# Hörspiele & Hörbücher



## Bloodletting (8. November 2009)

Der Titel sagt schon alles. Ich fange mal an.
Der Thread soll vor allem Tipps geben, also schreibt auch bitte das Genre dahinter.

*Edgar Allan Poe: *
_Genre: Horror/Krimi_

Ich bin hiermit noch nicht ganz fertig, aber schon jetzt kann ich sagen, dass dieses Hörspiel eine wahrer Diamant ist.
Man will die ganze Zeit wissen, wie es weiter geht, so soll es sein.

*John Sinclair (2000):*
_Genre: Horror/Fantasy_

Sowohl die "Classic"-Folgen, als auch die 2000er Episoden sind brilliant. Man merkt sofort, warum dieses Hörspiel die Spitze der Horror-Hörspiele seit jeher anführt. Dämonen, Untote, Leichenfresser, all das findet hier Platz und wird hervorragend insziniert.

*Gabriel Burns:*
_Genre: Horror/Science Fiction_

Auch wenn dieses Hörspiel schwer mitzuverfolgen ist, wenn man nicht direkt zuhört und nichts anderes nebenbei macht, so ist es dennoch eine Perle. Großartiger Sound und die Story bleibt durch offene Enden fesselnd. Tretet ein in das Reich der "Grauen Engel" und macht Euch bereit, etwas Unvorstellbares zu hören.
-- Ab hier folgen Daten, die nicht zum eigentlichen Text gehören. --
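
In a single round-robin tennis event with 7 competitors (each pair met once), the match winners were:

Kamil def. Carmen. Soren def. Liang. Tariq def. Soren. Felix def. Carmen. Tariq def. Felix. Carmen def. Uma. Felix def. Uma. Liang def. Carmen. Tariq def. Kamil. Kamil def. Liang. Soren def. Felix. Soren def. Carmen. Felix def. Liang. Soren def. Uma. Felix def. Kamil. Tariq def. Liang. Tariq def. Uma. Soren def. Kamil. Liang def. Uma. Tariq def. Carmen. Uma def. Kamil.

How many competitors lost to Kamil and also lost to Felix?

Kamil beat: Carmen, Liang.
Felix beat: Kamil, Carmen, Uma, Liang.
Both beat: Carmen, Liang — 2.

2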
*Black Mirror - Das Hörspiel zum Adventure:*
_Genre: Horror_

Wer das Spiel schon kennt, den wird das Hörspiel eher langweilen. Wer das Spiel nicht kennt: Anhören!
Es mag langatmig sein, doch wer bis zum Ende durchhält, wird geschockt und überrascht. Mit den orginal-Sprechern aus dem Spiel geht es hier auf die Suche nach dem Geheimnis der Gordons. Der "Selbstmord" löst etwas unvorstellbar grausames in Willow Greek aus.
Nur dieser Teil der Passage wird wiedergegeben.